40. In his ground 3 of the record of Appeal, the appellant has faulted the trial court for distorting evidence by recording year 1974 instead of year 1994. I have keenly looked at the proceedings where year 1974 is mentioned. The verbatim words of the appellant in reference to year 1974 were as follows:
“That was 26 years after I discovered part of my plot had been grabbed by the 1st defendant”
41. If the year of discovery was 1994 as he claims, surely the appellant could have confirmed that 6 years and not 26 years had gone by at the time he filed suit in year 2000. The appellant’s allegations that the court distorted the evidence when his own evidence proves otherwise is a clear indication that the appellant is out to blame all and sundry for his woes including the courts!
42. My conclusion is that the appellant did not prove his case on a balance of probabilities hence the trial court arrived at a correct finding. In the circumstances, I find that this Appeal is not merited. The same is dismissed with costs to Respondents.

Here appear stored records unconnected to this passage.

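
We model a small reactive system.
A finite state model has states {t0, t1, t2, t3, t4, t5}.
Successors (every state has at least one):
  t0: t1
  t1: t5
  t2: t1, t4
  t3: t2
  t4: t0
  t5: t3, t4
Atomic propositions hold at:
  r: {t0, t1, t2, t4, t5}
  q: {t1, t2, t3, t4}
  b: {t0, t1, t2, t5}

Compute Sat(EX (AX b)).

{t0, t2, t4, t5}

Sat(AX b) = {s : every successor in {t0, t1, t2, t5}} = {t0, t1, t3, t4}
Sat(EX (AX b)) = {s : some successor in {t0, t1, t3, t4}} = {t0, t2, t4, t5}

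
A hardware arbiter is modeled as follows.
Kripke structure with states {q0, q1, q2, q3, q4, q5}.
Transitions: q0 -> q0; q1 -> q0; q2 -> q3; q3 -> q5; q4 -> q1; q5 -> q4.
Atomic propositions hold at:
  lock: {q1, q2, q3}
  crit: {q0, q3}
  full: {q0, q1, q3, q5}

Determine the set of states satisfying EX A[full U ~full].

{q2, q3, q5}

Sat(~full) = {q2, q4}
A[full U ~full]: least fixpoint, start Z0 = Sat(~full) = {q2, q4}, add states in Sat(full) with every successor in Z. Z1 = {q2, q4, q5}; Z2 = {q2, q3, q4, q5}; fixed.
Sat(A[full U ~full]) = {q2, q3, q4, q5}
Sat(EX A[full U ~full]) = {s : some successor in {q2, q3, q4, q5}} = {q2, q3, q5}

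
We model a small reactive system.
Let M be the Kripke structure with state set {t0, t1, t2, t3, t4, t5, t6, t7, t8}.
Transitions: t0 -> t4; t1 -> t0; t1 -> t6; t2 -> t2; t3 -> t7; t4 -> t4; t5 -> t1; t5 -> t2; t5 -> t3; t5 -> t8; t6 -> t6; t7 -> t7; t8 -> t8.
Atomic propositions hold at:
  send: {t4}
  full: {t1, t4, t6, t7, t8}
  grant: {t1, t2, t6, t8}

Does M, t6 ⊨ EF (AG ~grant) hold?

No

Sat(~grant) = {t0, t3, t4, t5, t7}
AG ~grant: greatest fixpoint, start Z0 = {t0, t3, t4, t5, t7}, keep only states in Sat with every successor in Z. Z1 = {t0, t3, t4, t7}; fixed.
Sat(AG ~grant) = {t0, t3, t4, t7}
EF (AG ~grant): least fixpoint, start Z0 = {t0, t3, t4, t7}, add states with some successor in Z. Z1 = {t0, t1, t3, t4, t5, t7}; fixed.
Sat(EF (AG ~grant)) = {t0, t1, t3, t4, t5, t7}
t6 ∉ Sat(EF (AG ~grant)) = {t0, t1, t3, t4, t5, t7}, so the formula does not hold at t6.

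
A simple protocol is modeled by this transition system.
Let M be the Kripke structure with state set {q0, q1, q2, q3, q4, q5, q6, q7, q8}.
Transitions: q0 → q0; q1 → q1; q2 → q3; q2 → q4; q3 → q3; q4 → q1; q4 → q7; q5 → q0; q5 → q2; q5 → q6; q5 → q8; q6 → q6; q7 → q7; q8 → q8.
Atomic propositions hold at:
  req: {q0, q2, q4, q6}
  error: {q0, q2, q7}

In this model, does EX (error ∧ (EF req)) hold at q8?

EF req: least fixpoint, start Z0 = {q0, q2, q4, q6}, add states with some successor in Z. Z1 = {q0, q2, q4, q5, q6}; fixed.
Sat(EF req) = {q0, q2, q4, q5, q6}
Sat(error ∧ (EF req)) = {q0, q2}
Sat(EX (error ∧ (EF req))) = {s : some successor in {q0, q2}} = {q0, q5}
q8 ∉ Sat(EX (error ∧ (EF req))) = {q0, q5}, so the formula does not hold at q8.

No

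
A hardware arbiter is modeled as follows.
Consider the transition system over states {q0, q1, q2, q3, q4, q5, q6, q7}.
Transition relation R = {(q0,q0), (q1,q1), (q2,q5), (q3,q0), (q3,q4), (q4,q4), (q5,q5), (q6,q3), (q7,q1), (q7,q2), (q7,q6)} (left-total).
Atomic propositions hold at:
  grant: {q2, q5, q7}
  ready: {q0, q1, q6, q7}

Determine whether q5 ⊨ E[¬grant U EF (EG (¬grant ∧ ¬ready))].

Sat(¬grant) = {q0, q1, q3, q4, q6}
Sat(¬ready) = {q2, q3, q4, q5}
Sat(¬grant ∧ ¬ready) = {q3, q4}
EG (¬grant ∧ ¬ready): greatest fixpoint, start Z0 = {q3, q4}, keep only states in Sat with some successor in Z. Already a fixed point.
Sat(EG (¬grant ∧ ¬ready)) = {q3, q4}
EF (EG (¬grant ∧ ¬ready)): least fixpoint, start Z0 = {q3, q4}, add states with some successor in Z. Z1 = {q3, q4, q6}; Z2 = {q3, q4, q6, q7}; fixed.
Sat(EF (EG (¬grant ∧ ¬ready))) = {q3, q4, q6, q7}
E[¬grant U EF (EG (¬grant ∧ ¬ready))]: least fixpoint, start Z0 = Sat(EF (EG (¬grant ∧ ¬ready))) = {q3, q4, q6, q7}, add states in Sat(¬grant) with some successor in Z. Already a fixed point.
Sat(E[¬grant U EF (EG (¬grant ∧ ¬ready))]) = {q3, q4, q6, q7}
q5 ∉ Sat(E[¬grant U EF (EG (¬grant ∧ ¬ready))]) = {q3, q4, q6, q7}, so the formula does not hold at q5.

No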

DATED, SIGNED AND DELIVERED AT MERU THIS 14th DAY OF JULY, 2020
HON. LUCY. N. MBUGUA
ELC JUDGE
ORDER
The date of delivery of this Judgment was given to the parties/advocates on 24.6.2020. In light of the declaration of measures restricting court operations due to the COVID-19 pandemic and following the practice directions issued by his Lordship, the Chief Justice dated 17th March, 2020 and published in the Kenya Gazette of 17th April 2020 as Gazette Notice no.3137, this Judgment has been delivered to the parties by electronic mail. They are deemed to have waived compliance with order 21 rule 1 of the Civil Procedure Rules which requires that all judgments and rulings be pronounced in open court.